MBLEformer: Multi-Scale Bidirectional Lesion Enhancement Transformer for Cervical Cancer Image Segmentation

Shuhui Li

Background:

Accurate segmentation of lesion areas from Lugol's Iodine Staining images is crucial for screening pre-cancerous cervical lesions. However, in underdeveloped regions lacking skilled clinicians, this method may lead to misdiagnosis and missed diagnoses. In recent years, deep learning methods have been widely applied to assist in medical image segmentation.

Objective:

This study aims to improve the accuracy of cervical cancer lesion segmentation by addressing the limitations of Convolutional Neural Networks (CNNs) and attention mechanisms in capturing global features and refining upsampling details.

Methods:

This paper presents a Multi-Scale Bidirectional Lesion Enhancement Network, named MBLEformer, which employs the Swin Transformer encoder to extract image features at multiple stages and utilizes a multi-scale attention mechanism to capture semantic features from different perspectives.
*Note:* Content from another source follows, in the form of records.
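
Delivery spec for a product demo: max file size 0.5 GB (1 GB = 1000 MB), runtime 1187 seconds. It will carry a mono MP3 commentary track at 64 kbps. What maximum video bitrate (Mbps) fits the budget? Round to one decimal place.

Budget: 0.5 GB = 4000.0 Mb.
Total bitrate budget: 4000.0 Mb / 1187 s = 3.370 Mbps.
Audio: 64 kbps = 0.064 Mbps.
Video: 3.370 − 0.064 = 3.306 Mbps.

3.3 Mbps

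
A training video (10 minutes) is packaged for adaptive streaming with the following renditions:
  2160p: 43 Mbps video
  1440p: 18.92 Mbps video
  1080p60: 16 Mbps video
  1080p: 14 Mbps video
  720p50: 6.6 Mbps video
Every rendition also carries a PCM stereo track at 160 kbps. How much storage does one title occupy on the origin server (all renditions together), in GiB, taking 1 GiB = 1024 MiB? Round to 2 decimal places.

10 min = 600 s
Audio: 160 kbps = 0.160 Mbps.
Sum of rendition bitrates: (43+0.160) + (18.92+0.160) + (16+0.160) + (14+0.160) + (6.6+0.160) = 99.320 Mbps.
× 600 s = 59,592 Mb = 7,449 MB = 6.937 GiB.

6.94 GiB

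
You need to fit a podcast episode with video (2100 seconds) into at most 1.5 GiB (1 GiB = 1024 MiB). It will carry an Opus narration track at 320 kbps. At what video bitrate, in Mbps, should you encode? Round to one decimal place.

5.8 Mbps

Budget: 1.5 GiB = 12884.9 Mb.
Total bitrate budget: 12884.9 Mb / 2100 s = 6.136 Mbps.
Audio: 320 kbps = 0.320 Mbps.
Video: 6.136 − 0.320 = 5.816 Mbps.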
Additionally, a bidirectional lesion enhancement upsampling strategy is introduced to refine the edge details of lesion areas.

Results:

Experimental results demonstrate that the proposed model exhibits superior segmentation performance on a proprietary cervical cancer colposcopic dataset, outperforming other medical image segmentation methods, with a mean Intersection over Union (mIoU) of 82.5%, accuracy, and specificity of 94.9% and 83.6%.

Conclusion:

MBLEformer significantly improves the accuracy of lesion segmentation in iodine-stained cervical cancer images, with the potential to enhance the efficiency and accuracy of pre-cancerous lesion diagnosis and help address the issue of imbalanced medical resources.